= Anne Lester Hudson =

American mathematician

Anne Lester Hudson (January 30, 1932 - January 02, 2025) was an American mathematician and mathematics educator. Her research specialty was the theory of topological semigroups; she was also known for her skill at mathematical problem-solving, and has coached students to success in both the International Mathematical Olympiad and the William Lowell Putnam Mathematical Competition. She is a professor emeritus at the Georgia Southern University-Armstrong Campus (formerly Armstrong State College).

==Education==
Born as Anne Lester, Hudson was originally from Mississippi,
and grew up in Inverness, Mississippi, a town so small that there were only seven students in her high school class.
She did her undergraduate studies at Hollins College, with Herta Freitag as a mentor. Unusually for the time, she continued at Hollins for four years, instead of transferring after two years to another university, in order to continue working with Freitag.
She graduated in 1953.

In 1961, she earned her Ph.D. in mathematics from Tulane University,
where she also met her husband, mathematician Sigmund Hudson.
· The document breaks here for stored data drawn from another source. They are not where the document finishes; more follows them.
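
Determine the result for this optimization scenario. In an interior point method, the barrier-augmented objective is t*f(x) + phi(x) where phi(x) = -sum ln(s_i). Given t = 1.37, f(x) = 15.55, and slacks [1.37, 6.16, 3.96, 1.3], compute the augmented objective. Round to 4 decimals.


Step 1: Compute log-barrier.
ln values: [0.3148, 1.8181, 1.3762, 0.2624]
phi = -(0.3148 + 1.8181 + 1.3762 + 0.2624) = -3.7715
Step 2: Compute augmented objective.
t*f(x) = 1.37*15.55 = 21.3035
Total = 21.3035 - 3.7715 = 17.532


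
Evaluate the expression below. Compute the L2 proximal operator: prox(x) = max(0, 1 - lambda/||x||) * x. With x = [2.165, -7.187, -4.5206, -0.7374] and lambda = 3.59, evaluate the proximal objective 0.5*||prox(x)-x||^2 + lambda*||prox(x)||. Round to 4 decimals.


Step 1: Compute ||x||.
||x|| = 8.7932
Step 2: Compute scaling factor.
scale = max(0, 1 - 3.59/8.7932) = 0.5917
Step 3: prox(x) = [1.2811, -4.2528, -2.675, -0.4363]
||prox(x)|| = 5.2032
Step 4: Proximal objective.
0.5*||prox-x||^2 = 6.4441
lambda*||prox|| = 18.6795
Total = 25.1234


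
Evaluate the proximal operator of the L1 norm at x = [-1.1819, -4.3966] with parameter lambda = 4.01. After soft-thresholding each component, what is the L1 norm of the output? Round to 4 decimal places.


Soft-thresholding with lambda = 4.01:
prox(-1.1819) = sign(-1.1819)*max(|-1.1819| - 4.01, 0) = 0.0
prox(-4.3966) = sign(-4.3966)*max(|-4.3966| - 4.01, 0) = -0.3866
prox(x) = [0.0, -0.3866]
||prox(x)||_1 = 0.0 + 0.3866 = 0.3866


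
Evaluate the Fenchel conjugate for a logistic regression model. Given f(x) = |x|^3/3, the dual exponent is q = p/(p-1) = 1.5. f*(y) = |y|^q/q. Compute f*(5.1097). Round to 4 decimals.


The conjugate exponent q satisfies 1/p + 1/q = 1.
p = 3, so q = 3/(3 - 1) = 1.5
|y|^q = 5.1097^1.5 = 11.5503
f*(5.1097) = 11.5503 / 1.5 = 7.7002


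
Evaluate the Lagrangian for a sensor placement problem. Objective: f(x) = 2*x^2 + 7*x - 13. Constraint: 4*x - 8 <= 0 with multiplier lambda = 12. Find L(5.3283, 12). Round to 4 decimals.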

Her dissertation, On the Structure of Certain Classes of Topological Semigroups, was supervised by Paul Stallings Mostert. She became the first woman to earn a doctorate in mathematics at Tulane.

==Career==
After postdoctoral studies funded by the National Science Foundation and NATO,
Hudson became a faculty member at Syracuse University, and earned tenure there in 1966 for her research. In 1971 she moved to Armstrong State College in Georgia, "to an environment more heavily involved in undergraduate teaching".

In 1994 Hudson directed the United States Math Olympiad Program, a training program for the U.S. team in the International Mathematical Olympiad. She went to Hong Kong, where the Olympiad was held, as the coach for the team, and led the team to win the Olympiad.

==Recognition==
In 1993, when the Mathematical Association of America began giving out its Deborah and Franklin Haimo Awards for Distinguished College or University Teaching of Mathematics, Hudson was one of the first winners. The Carnegie Foundation for the Advancement of Teaching named her as one of their 1996 Outstanding Professors of the Year. She was given a special commendation by the Georgia House of Representatives in 1997. Hollins College has also given her their outstanding alumna award.